In order to use Code First Migrations, download the following version of the project, without migrations added to it. Make sure you enable Nuget Package Restore to restore all packages (e.g. EntityFramework) and restart your project after the restoration.
https://wakeupandcode.com/public_downloads/01_PatientRecordsForExercise.zip
You will go through the following steps:
- Enable Migrations
- Create initial migration and auto-generate database.
- Make model changes in your code
- Add a new migration for model changes
- Update your database for your new migration
All migrations commands are run from the Package Manager Console. If you don’t have this panel open in VS2012, click on Tools -> Library Package Manager -> Package Manager Console.
1. Enable Migrations
In order to enable migrations, select the DAL project as the default project in the PMC, then run the following command.
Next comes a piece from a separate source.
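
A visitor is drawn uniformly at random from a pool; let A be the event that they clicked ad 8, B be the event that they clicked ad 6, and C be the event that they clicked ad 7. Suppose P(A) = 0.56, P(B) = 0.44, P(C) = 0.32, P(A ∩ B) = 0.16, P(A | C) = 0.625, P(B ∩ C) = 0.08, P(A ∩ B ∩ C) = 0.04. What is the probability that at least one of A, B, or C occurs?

P(A ∩ C) = P(C)·P(A|C) = 0.32 × 0.625 = 0.20
Inclusion–exclusion gives
P(A ∪ B ∪ C) = 0.56 + 0.44 + 0.32 − 0.16 − 0.20 − 0.08 + 0.04 = 0.92

0.92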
Enable-Migrations -ContextTypeName Dal.Contexts.PatientRecordsDbContext
In the Migrations subfolder, a Configuration.cs file was automatically created, including a Seed method. You may update the Seed method to include lookup/reference data for your database, using the DbContext that is passed on to the method.
2. Create initial migration and auto-generate database.
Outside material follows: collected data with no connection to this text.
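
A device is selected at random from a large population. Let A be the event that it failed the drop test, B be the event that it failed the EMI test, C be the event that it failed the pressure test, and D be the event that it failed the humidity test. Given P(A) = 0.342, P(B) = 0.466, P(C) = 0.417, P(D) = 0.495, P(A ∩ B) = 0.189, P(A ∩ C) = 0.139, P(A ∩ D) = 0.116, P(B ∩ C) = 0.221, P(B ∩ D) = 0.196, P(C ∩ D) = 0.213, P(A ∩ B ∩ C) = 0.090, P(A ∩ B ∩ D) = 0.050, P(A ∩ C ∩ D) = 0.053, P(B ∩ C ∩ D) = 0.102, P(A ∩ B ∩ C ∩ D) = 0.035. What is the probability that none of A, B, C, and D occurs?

0.094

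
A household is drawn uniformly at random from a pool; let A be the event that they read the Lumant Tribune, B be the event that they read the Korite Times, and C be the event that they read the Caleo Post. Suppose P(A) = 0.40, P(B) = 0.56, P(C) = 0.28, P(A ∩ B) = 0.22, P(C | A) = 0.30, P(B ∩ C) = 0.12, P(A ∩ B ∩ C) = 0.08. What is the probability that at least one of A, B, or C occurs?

0.86

P(A ∩ C) = P(A)·P(C|A) = 0.40 × 0.30 = 0.12
Apply inclusion-exclusion:
P(A ∪ B ∪ C) = 0.40 + 0.56 + 0.28 − 0.22 − 0.12 − 0.12 + 0.08 = 0.86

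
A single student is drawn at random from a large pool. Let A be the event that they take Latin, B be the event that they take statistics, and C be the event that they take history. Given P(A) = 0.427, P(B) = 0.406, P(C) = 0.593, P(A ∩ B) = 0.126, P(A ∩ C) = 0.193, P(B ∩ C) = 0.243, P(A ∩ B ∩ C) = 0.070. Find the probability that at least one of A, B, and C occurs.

Apply inclusion-exclusion:
P(A ∪ B ∪ C) = 0.427 + 0.406 + 0.593 − 0.126 − 0.193 − 0.243 + 0.070 = 0.934

0.934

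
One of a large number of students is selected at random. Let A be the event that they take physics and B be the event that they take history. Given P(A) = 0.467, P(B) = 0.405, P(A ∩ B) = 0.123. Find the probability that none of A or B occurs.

0.251

P(A ∪ B) = 0.467 + 0.405 − 0.123 = 0.749
P(none) = 1 − 0.749 = 0.251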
To create the initial migration (and generate the database), run the Add-Migration command, followed by a name for this migration, e.g. “InitialCreate”.
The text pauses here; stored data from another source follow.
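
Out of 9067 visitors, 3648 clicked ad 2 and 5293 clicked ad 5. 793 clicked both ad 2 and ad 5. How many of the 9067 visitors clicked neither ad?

919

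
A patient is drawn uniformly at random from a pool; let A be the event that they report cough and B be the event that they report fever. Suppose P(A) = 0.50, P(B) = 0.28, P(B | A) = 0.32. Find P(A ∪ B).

P(A ∩ B) = P(A)·P(B|A) = 0.50 × 0.32 = 0.16
By inclusion–exclusion:
P(A ∪ B) = 0.50 + 0.28 − 0.16 = 0.62

0.62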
> Add-Migration "InitialCreate"
This will create a new Migration file that contains the necessary commands to create the Human table.
Run the Update-Database command to auto-generate an mdf file under App_Data in the web project. (The database file won’t be attached to the web project by default.)
> Update-Database
3. Make model changes in your code
Add a middle name to the Human class, and rebuild your solution.
public string MiddleName { get; set; }
4. Add a new migration for model changes
Run the Add-Migration command, followed by a name for the migration, “AddedMiddleName”.
> Add-Migration "AddedMiddleName"
This will create a new migration with a filename that includes the above name. It should be visible in the Migrations subfolder, prefixed by a timestamp.
5. Update your database for your new migration
The database has not been updated at this point. To do that, run the Update-Database command.
> Update-Database
Running this command automatically updates the Humans table with a new MiddleName field, and also runs the Seed method to insert the sample records. If we run the Update-Database command again, it won’t have any more database updates to run, but it will still run the Seed method each time.
Making Migrations Work
- Before you add a migration, you should discuss your upcoming changes with your dev team.
- Inspect your migration code, and make additional changes as necessary (e.g. provide explicit names for constraints if required by your organization’s enterprise architects)
- After you’ve added a migration, you should update your database to test it out. After verifying that everything works, push your code so that other developers may pull and update their own database.
- For server deployments, run migrate.exe against your deployed application on the web server. This executable is available under the Tools subfolder for EntityFramework in your NuGet packages. This step can be automated during web server deployments, so that the corresponding database are also updated as necessary. (For table alterations, you must make sure that you’re not wiping out any data unintentionally)
Trouble with Package Manager commands?
Try the following after downloading each sample:
- Delete your Packages folder first
- Open .sln in VS2012
- Restore NuGet Packages when prompted
- Clean Solution
- Uninstall EF via NuGet
- Reinstall EF via NuGet
- Rebuild your solution
It’d be helpful to add quick instructions on how to setup a DbContext, before enabling migrations.
Good idea, I’ll explain it in a new post, and will link it to this one.